Streetcar’s setting was 1947 New Orleans, a milieu that allowed Williams to sketch working-class whites disillusioned by the stagnation of postwar life. Wilson’s sociological purposes in Ma Rainey are grander. Set in 1927 in a Chicago recording studio (in set designer Scott Bradley’s three-tiered hierarchy, a glassed-in upstairs booth is the exclusive domain of whites while a dungeonlike rehearsal room is reserved for black sidemen), the play is the first-produced of Wilson’s epic cycle charting the 20th-century African-American experience–six plays so far, each set in a different decade. Surrounding the conflict between Ma and Levee is a study of black culture as it shifts from southern to northern, rural to urban, conventionally religious to worldly–defiantly so in the case of Levee, who tells God to “kiss my ass.” Ma clings to her musical idiom for the same reason Levee wants to change it–it’s old-fashioned and country-style–while Levee’s up-tempo arrangement repudiates “the voice inside” that guides her. Her contempt for so-called progress extends to the recording industry itself, which she views as a necessary evil; the blues, she reminds us, is “a way of understanding life.” (One of the play’s longest and best sequences highlights the absurdity of the technological attempt to capture the spontaneous utterance of raw emotion.)

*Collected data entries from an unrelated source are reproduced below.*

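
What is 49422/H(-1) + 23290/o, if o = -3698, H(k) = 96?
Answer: 15043893/29584 ≈ 508.51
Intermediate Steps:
49422/H(-1) + 23290/o = 49422/96 + 23290/(-3698) = 49422*(1/96) + 23290*(-1/3698) = 8237/16 - 11645/1849 = 15043893/29584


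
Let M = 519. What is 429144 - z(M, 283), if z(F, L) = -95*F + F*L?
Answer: 331572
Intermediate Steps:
429144 - z(M, 283) = 429144 - 519*(-95 + 283) = 429144 - 519*188 = 429144 - 1*97572 = 429144 - 97572 = 331572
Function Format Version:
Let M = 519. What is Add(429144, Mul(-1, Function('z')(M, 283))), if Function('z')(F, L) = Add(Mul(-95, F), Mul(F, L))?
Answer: 331572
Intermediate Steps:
Add(429144, Mul(-1, Function('z')(M, 283))) = Add(429144, Mul(-1, Mul(519, Add(-95, 283)))) = Add(429144, Mul(-1, Mul(519, 188))) = Add(429144, Mul(-1, 97572)) = Add(429144, -97572) = 331572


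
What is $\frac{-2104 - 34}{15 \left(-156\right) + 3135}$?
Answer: $- \frac{2138}{795} \approx -2.6893$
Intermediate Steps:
$\frac{-2104 - 34}{15 \left(-156\right) + 3135} = - \frac{2138}{-2340 + 3135} = - \frac{2138}{795}$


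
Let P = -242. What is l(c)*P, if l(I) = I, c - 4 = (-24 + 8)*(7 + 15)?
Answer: 84216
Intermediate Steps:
c = -348 (c = 4 + (-24 + 8)*(7 + 15) = 4 - 16*22 = 4 - 352 = -348)
l(c)*P = -348*(-242) = 84216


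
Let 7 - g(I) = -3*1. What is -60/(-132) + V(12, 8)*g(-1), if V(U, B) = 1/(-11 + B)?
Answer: -95/33 ≈ -2.8788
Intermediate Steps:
g(I) = 10 (g(I) = 7 - (-3) = 7 - 1*(-3) = 7 + 3 = 10)
-60/(-132) + V(12, 8)*g(-1) = -60/(-132) + 10/(-11 + 8) = -60*(-1/132) + 10/(-3) = 5/11 - ⅓*10 = 5/11 - 10/3 = -95/33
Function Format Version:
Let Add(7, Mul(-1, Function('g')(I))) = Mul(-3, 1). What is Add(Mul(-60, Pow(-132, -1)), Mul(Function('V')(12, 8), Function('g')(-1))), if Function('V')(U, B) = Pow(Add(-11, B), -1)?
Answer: Rational(-95, 33) ≈ -2.8788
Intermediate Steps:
Function('g')(I) = 10 (Function('g')(I) = Add(7, Mul(-1, Mul(-3, 1))) = Add(7, Mul(-1, -3)) = Add(7, 3) = 10)
Add(Mul(-60, Pow(-132, -1)), Mul(Function('V')(12, 8), Function('g')(-1))) = Add(Mul(-60, Pow(-132, -1)), Mul(Pow(Add(-11, 8), -1), 10)) = Add(Mul(-60, Rational(-1, 132)), Mul(Pow(-3, -1), 10)) = Add(Rational(5, 11), Mul(Rational(-1, 3), 10)) = Add(Rational(5, 11), Rational(-10, 3)) = Rational(-95, 33)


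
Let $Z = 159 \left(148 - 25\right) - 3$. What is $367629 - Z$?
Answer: $348075$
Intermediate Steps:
$Z = 19554$ ($Z = 159 \left(148 - 25\right) - 3 = 159 \cdot 123 - 3 = 19557 - 3 = 19554$)
$367629 - Z = 367629 - 19554 = 348075$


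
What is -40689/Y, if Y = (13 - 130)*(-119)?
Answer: -4521/1547 ≈ -2.9224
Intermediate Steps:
Y = 13923 (Y = -117*(-119) = 13923)
-40689/Y = -40689/13923 = -40689*1/13923 = -4521/1547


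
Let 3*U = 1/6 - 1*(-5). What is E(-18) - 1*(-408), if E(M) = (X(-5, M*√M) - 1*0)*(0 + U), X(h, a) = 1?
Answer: 7375/18 ≈ 409.72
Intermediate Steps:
U = 31/18 (U = (1/6 - 1*(-5))/3 = (⅙ + 5)/3 = (⅓)*(31/6) = 31/18 ≈ 1.7222)
E(M) = 31/18 (E(M) = (1 - 1*0)*(0 + 31/18) = (1 + 0)*(31/18) = 1*(31/18) = 31/18)
E(-18) - 1*(-408) = 31/18 - 1*(-408) = 31/18 + 408 = 7375/18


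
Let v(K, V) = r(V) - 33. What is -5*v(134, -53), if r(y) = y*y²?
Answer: 744550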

Though it was Pegasus that gave this play its Chicago premiere, Goodman is unquestionably Wilson’s home base here, having offered the pre-Broadway tryouts of his later plays Fences (with James Earl Jones) and The Piano Lesson (with Charles S. Dutton, the original Levee on Broadway), among others. With this production, Goodman becomes the first major theater to produce Wilson’s entire six-play cycle–a major artistic achievement akin to the Lyric mounting all of Wagner’s “Ring” cycle. Others have complained in these pages that Goodman’s plan to mount Ma Rainey’s Black Bottom didn’t promise theatrical “risks.” But great playwriting in a production this fine always deserves a hearing.